If you are building on your land, whether it is a home or a commercial or retail building, you do not want a lien filed against your real estate. A lien creates a “cloud on title” which impedes the sale or subsequent financing of the real estate. If ultimately enforced, a lien judgment can result in a judicial sale of the real estate. Securing an up-front lien waiver (where allowed), or a “release of lien” as payments are made is the best security against your property being liened. Identifying in advance all of the contractors working on your property, and establishing a mechanism to ensure that they are all being paid as work progresses, is key to preventing liens.
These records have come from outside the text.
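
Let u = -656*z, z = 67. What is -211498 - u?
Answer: -167546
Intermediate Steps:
u = -43952 (u = -656*67 = -43952)
-211498 - u = -211498 - 1*(-43952) = -211498 + 43952 = -167546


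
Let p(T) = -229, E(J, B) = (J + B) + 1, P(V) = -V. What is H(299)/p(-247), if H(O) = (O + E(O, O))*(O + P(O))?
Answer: 0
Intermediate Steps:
E(J, B) = 1 + B + J (E(J, B) = (B + J) + 1 = 1 + B + J)
H(O) = 0 (H(O) = (O + (1 + O + O))*(O - O) = (O + (1 + 2*O))*0 = (1 + 3*O)*0 = 0)
H(299)/p(-247) = 0/(-229) = 0*(-1/229) = 0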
A mechanic’s lien can be a very effective way for a contractor to ensure that it is paid for construction work. Subcontractors and suppliers, who do not have a contract directly with a property owner benefit from the lien option as it allows them to secure payment directly from an owner if they are not paid by the contractor. In Pennsylvania, an owner who pays a prime contractor for its work can be legally compelled to “pay twice” for the same work if unpaid subcontractors or suppliers are not paid and file liens.
Anyone developing or constructing real estate in Pennsylvania should have a good understanding of the Mechanic’s Lien Law. In advance of a project, consulting with an experienced construction lawyer can help avoid many problems created by the mechanic’s lien process.